There Is More to Cameras Than Megapixels
For systems integrators, it is not enough to sell megapixels alone. Sure, the number is important, but ultimately end users want to know the value proposition and how the camera will help solve security, safety or other challenges at the protected premises. Users want to be able to target specific areas with technology that resolves issues or addresses risk. They are most often looking for a solution that can be handled as an operating expense, versus a large capital expense that may take months or even years to budget for.
The good news is that with the higher resolutions, image quality and clarity provided by megapixel cameras come a wealth of other benefits and capabilities that translate into a lower total cost of ownership, heightened business intelligence and other valuable services that systems integrators can provide to customers.
Evolution in Action
The state of megapixel and high-definition camera research and development has evolved to higher resolutions, superior imaging and the ability to apply the latest compression codecs for more efficient bandwidth use in transmission and storage as well as cloud computing. Higher definition is great, of course, but what it affords in new implementations is what really matters to security integrators and users – and there is no shortage of exciting and trending features that installers can leverage to target customers’ applications.
First, a clarification: Resolution and image quality are actually very different. A high-resolution product can still result in a poor picture if the end-to-end solution does not have the right compression, cabling, monitors, servers, transmission, PC graphics cards, and so on. Even with a 12MP camera, the image quality at the other end could translate down to a nearly useless 1MP if the entire ecosystem has not been carefully planned.
The benefits of improved resolution have been widespread, with significant impact on the systems integration channel. While high-quality imagery has become the norm, integrators want to know what value-added features they can provide to differentiate their offerings and bring even greater value to the end user, making them a happier and perhaps stickier client.

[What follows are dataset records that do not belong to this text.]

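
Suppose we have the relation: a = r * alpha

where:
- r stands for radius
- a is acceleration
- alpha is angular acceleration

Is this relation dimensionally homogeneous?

Yes

r (radius) has dimensions [L].
a (acceleration) has dimensions [L T^-2].
alpha (angular acceleration) has dimensions [T^-2].

Left side: [L T^-2]
Right side: [L T^-2]

Both sides have the same dimensions, so the equation is dimensionally consistent.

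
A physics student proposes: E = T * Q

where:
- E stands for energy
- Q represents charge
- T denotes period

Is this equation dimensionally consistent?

No

E (energy) has dimensions [L^2 M T^-2].
Q (charge) has dimensions [I T].
T (period) has dimensions [T].

Left side: [L^2 M T^-2]
Right side: [I T^2]

The two sides have different dimensions, so the equation is NOT dimensionally consistent.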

Technology Benefits and Impact
Megapixel technology provides higher resolution for viewing greater detail, covers an expansive area and helps more fully define objects. These advancements can be effectively deployed with live images, where one high-resolution camera can cover the same visual area of two or three lower resolution cameras. For cameras in applications such as sports stadiums or arenas, surveillance can pick out individuals at greater distances with exceptional clarity.
Installations seeking a combination of high resolution and high performance at a competitive price point are making the jump to 4K cameras, which have dropped in price like other units on the market. The increased amount of pixels per foot with 4K cameras improves image detail, which can be especially useful in areas such as loading docks, transportation hubs and distribution centers, and airport terminals. With additional processing power a key part of the equation, built-in infrared illuminators can produce clear images at an effective distance in subpar lighting conditions.
Real Bandwidth Reduction
Integrators now have technology available that reduces network bandwidth and video storage requirements. Intelligent bitrate control mechanisms adjust the compression configurations during live streaming, minimizing bandwidth and storage requirements for H.264 and H.265 video streams. This embedded technology continuously monitors and optimizes system streaming parameters to match the level of activity within the camera’s field of view, offsetting the added video storage required when streaming at 4K resolution. Users enjoy cost savings by both reducing the load on their network and lowering the amount of storage required.
Customers with scenes that feature times of no movement or areas within the image that remain static stand to gain the most from this technology. For example, a car parking facility or building entrance may have low motion activity for extended periods. These conditions let users dramatically reduce the amount of bandwidth and storage needed while still allowing them to record and/or view a high-quality video stream.
At the Edge Gains Speed
With greater processing power, camera analytics are moving to the edge. Cameras can now process complex analytics, including motion detection, line crossing, loitering, audio classification and other activities. New technology that enables “trickle storage” has made its way to edge-based video for guaranteed assurance of recording. With this capability, a camera automatically detects short-term network interruptions and starts recording video to an onboard SD memory card, followed by a seamless video transfer of the recording to a hard drive or VMS once the network connection is reestablished.
Numbers are great, but think first about what is to be accomplished, as well as what the challenges are, and then marry the appropriate megapixel camera to the specification. Become a problem solver, which is easy to do with the wide range of camera features and capabilities now available.